Without question, the VA MISSION Act has brought much-needed change to the VA healthcare system at a time when waitlists and delays in urgent care threatened to push the agency backward. But Section 152 was added to the statute for a reason — because short-term gains alone weren’t good enough. Any successes had to be accompanied by transformational innovations that do not just sustain success but also level up the agency in terms performance and outcomes. More importantly, these innovations had to be relevant and substantial enough to brace the system for a worst-case, “Fourth VA mission”-invoking scenario, such as the ones America faced during Hurricane Katrina, the September 11th attacks, and now in response to the novel coronavirus pandemic.

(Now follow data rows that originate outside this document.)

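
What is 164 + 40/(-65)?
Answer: 2124/13 ≈ 163.38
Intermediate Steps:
164 + 40/(-65) = 164 - 1/65*40 = 164 - 8/13 = 2124/13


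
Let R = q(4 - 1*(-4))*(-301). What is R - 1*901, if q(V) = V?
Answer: -3309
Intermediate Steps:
R = -2408 (R = (4 - 1*(-4))*(-301) = (4 + 4)*(-301) = 8*(-301) = -2408)
R - 1*901 = -2408 - 1*901 = -2408 - 901 = -3309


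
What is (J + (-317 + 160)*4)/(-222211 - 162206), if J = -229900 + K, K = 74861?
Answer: 51889/128139 ≈ 0.40494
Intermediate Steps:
J = -155039 (J = -229900 + 74861 = -155039)
(J + (-317 + 160)*4)/(-222211 - 162206) = (-155039 + (-317 + 160)*4)/(-222211 - 162206) = (-155039 - 157*4)/(-384417) = (-155039 - 628)*(-1/384417) = -155667*(-1/384417) = 51889/128139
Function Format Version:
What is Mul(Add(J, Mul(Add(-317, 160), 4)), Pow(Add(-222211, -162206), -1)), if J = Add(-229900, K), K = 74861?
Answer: Rational(51889, 128139) ≈ 0.40494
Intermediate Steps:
J = -155039 (J = Add(-229900, 74861) = -155039)
Mul(Add(J, Mul(Add(-317, 160), 4)), Pow(Add(-222211, -162206), -1)) = Mul(Add(-155039, Mul(Add(-317, 160), 4)), Pow(Add(-222211, -162206), -1)) = Mul(Add(-155039, Mul(-157, 4)), Pow(-384417, -1)) = Mul(Add(-155039, -628), Rational(-1, 384417)) = Mul(-155667, Rational(-1, 384417)) = Rational(51889, 128139)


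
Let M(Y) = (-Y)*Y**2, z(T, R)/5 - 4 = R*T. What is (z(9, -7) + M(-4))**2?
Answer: 53361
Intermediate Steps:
z(T, R) = 20 + 5*R*T (z(T, R) = 20 + 5*(R*T) = 20 + 5*R*T)
M(Y) = -Y**3
(z(9, -7) + M(-4))**2 = ((20 + 5*(-7)*9) - 1*(-4)**3)**2 = ((20 - 315) - 1*(-64))**2 = (-295 + 64)**2 = (-231)**2 = 53361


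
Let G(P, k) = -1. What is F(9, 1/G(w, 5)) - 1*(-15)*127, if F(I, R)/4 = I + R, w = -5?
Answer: 1937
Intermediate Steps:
F(I, R) = 4*I + 4*R (F(I, R) = 4*(I + R) = 4*I + 4*R)
F(9, 1/G(w, 5)) - 1*(-15)*127 = (4*9 + 4/(-1)) - 1*(-15)*127 = (36 + 4*(-1)) + 15*127 = (36 - 4) + 1905 = 32 + 1905 = 1937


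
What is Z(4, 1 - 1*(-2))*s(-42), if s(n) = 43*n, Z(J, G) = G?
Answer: -5418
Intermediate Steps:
Z(4, 1 - 1*(-2))*s(-42) = (1 - 1*(-2))*(43*(-42)) = (1 + 2)*(-1806) = 3*(-1806) = -5418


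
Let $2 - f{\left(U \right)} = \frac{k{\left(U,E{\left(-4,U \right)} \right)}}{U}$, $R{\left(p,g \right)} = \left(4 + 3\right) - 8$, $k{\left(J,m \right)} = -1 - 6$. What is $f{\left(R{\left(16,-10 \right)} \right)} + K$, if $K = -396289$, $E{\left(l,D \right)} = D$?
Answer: $-396294$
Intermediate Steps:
$k{\left(J,m \right)} = -7$
$R{\left(p,g \right)} = -1$ ($R{\left(p,g \right)} = 7 - 8 = -1$)
$f{\left(U \right)} = 2 + \frac{7}{U}$ ($f{\left(U \right)} = 2 - - \frac{7}{U} = 2 + \frac{7}{U}$)
$f{\left(R{\left(16,-10 \right)} \right)} + K = \left(2 + \frac{7}{-1}\right) - 396289 = \left(2 + 7 \left(-1\right)\right) - 396289 = \left(2 - 7\right) - 396289 = -5 - 396289 = -396294$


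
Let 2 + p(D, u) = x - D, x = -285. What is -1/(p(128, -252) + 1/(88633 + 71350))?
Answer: 159983/66392944 ≈ 0.0024096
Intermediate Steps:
p(D, u) = -287 - D (p(D, u) = -2 + (-285 - D) = -287 - D)
-1/(p(128, -252) + 1/(88633 + 71350)) = -1/((-287 - 1*128) + 1/(88633 + 71350)) = -1/((-287 - 128) + 1/159983) = -1/(-415 + 1/159983) = -1/(-66392944/159983) = -1*(-159983/66392944) = 159983/66392944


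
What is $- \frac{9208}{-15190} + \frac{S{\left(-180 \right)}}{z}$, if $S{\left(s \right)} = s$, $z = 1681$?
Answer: $\frac{6372224}{12767195} \approx 0.49911$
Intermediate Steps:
$- \frac{9208}{-15190} + \frac{S{\left(-180 \right)}}{z} = - \frac{9208}{-15190} - \frac{180}{1681} = \left(-9208\right) \left(- \frac{1}{15190}\right) - \frac{180}{1681} = \frac{4604}{7595} - \frac{180}{1681} = \frac{6372224}{12767195}$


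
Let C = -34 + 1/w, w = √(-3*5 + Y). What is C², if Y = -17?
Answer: (272 + I*√2)²/64 ≈ 1156.0 + 12.021*I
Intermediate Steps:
w = 4*I*√2 (w = √(-3*5 - 17) = √(-15 - 17) = √(-32) = 4*I*√2 ≈ 5.6569*I)
C = -34 - I*√2/8 (C = -34 + 1/(4*I*√2) = -34 - I*√2/8 ≈ -34.0 - 0.17678*I)
C² = (-34 - I*√2/8)²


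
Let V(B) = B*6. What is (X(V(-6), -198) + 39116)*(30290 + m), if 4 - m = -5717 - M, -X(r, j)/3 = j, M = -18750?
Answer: 685434310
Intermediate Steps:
V(B) = 6*B
X(r, j) = -3*j
m = -13029 (m = 4 - (-5717 - 1*(-18750)) = 4 - (-5717 + 18750) = 4 - 1*13033 = 4 - 13033 = -13029)
(X(V(-6), -198) + 39116)*(30290 + m) = (-3*(-198) + 39116)*(30290 - 13029) = (594 + 39116)*17261 = 39710*17261 = 685434310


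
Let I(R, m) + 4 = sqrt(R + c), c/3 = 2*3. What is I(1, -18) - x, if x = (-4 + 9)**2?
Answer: -29 + sqrt(19) ≈ -24.641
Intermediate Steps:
c = 18 (c = 3*(2*3) = 3*6 = 18)
I(R, m) = -4 + sqrt(18 + R) (I(R, m) = -4 + sqrt(R + 18) = -4 + sqrt(18 + R))
x = 25 (x = 5**2 = 25)
I(1, -18) - x = (-4 + sqrt(18 + 1)) - 1*25 = (-4 + sqrt(19)) - 25 = -29 + sqrt(19)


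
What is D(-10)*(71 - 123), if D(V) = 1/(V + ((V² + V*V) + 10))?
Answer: -13/50 ≈ -0.26000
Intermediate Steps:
D(V) = 1/(10 + V + 2*V²) (D(V) = 1/(V + ((V² + V²) + 10)) = 1/(V + (2*V² + 10)) = 1/(V + (10 + 2*V²)) = 1/(10 + V + 2*V²))
D(-10)*(71 - 123) = (71 - 123)/(10 - 10 + 2*(-10)²) = -52/(10 - 10 + 2*100) = -52/(10 - 10 + 200) = -52/200 = (1/200)*(-52) = -13/50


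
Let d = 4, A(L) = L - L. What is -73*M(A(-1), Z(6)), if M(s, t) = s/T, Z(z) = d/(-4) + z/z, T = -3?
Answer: 0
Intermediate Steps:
A(L) = 0
Z(z) = 0 (Z(z) = 4/(-4) + z/z = 4*(-¼) + 1 = -1 + 1 = 0)
M(s, t) = -s/3 (M(s, t) = s/(-3) = s*(-⅓) = -s/3)
-73*M(A(-1), Z(6)) = -(-73)*0/3 = -73*0 = 0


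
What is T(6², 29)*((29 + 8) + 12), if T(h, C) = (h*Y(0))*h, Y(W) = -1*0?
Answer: 0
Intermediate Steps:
Y(W) = 0
T(h, C) = 0 (T(h, C) = (h*0)*h = 0*h = 0)
T(6², 29)*((29 + 8) + 12) = 0*((29 + 8) + 12) = 0*(37 + 12) = 0*49 = 0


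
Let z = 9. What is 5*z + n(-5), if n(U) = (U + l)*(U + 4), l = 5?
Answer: 45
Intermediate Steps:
n(U) = (4 + U)*(5 + U) (n(U) = (U + 5)*(U + 4) = (5 + U)*(4 + U) = (4 + U)*(5 + U))
5*z + n(-5) = 5*9 + (20 + (-5)² + 9*(-5)) = 45 + (20 + 25 - 45) = 45 + 0 = 45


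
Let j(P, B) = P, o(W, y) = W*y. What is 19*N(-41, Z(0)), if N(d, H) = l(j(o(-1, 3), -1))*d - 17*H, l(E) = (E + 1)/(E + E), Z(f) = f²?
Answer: -779/3 ≈ -259.67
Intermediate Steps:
l(E) = (1 + E)/(2*E) (l(E) = (1 + E)/((2*E)) = (1 + E)*(1/(2*E)) = (1 + E)/(2*E))
N(d, H) = -17*H + d/3 (N(d, H) = ((1 - 1*3)/(2*((-1*3))))*d - 17*H = ((½)*(1 - 3)/(-3))*d - 17*H = ((½)*(-⅓)*(-2))*d - 17*H = d/3 - 17*H = -17*H + d/3)
19*N(-41, Z(0)) = 19*(-17*0² + (⅓)*(-41)) = 19*(-17*0 - 41/3) = 19*(0 - 41/3) = 19*(-41/3) = -779/3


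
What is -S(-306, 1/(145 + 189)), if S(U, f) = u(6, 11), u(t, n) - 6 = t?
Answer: -12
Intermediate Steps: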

While much of this analysis is arguably based on well-informed hindsight and assumptions, what’s clear is innovation must remain imperative and all viable proposals, such as the Veterans Advantage pilot, taken for action, particularly in the absence of better ones. “Safe” innovations have typified the reflexive, oxymoronic manner in which the Department of Veterans Affairs has addressed problems, as the lone dental pilot wrought by Section 152 of the VA MISSION Act yet again proves. However, as we’re now seeing a rising death toll among aging and vulnerable veterans, the agency no longer enjoys the tranquilizing luxury of gradualism in the post-COVID-19 era.

Sherman Gillums Jr. is the chief strategy officer for AMVETS and a Marine veteran.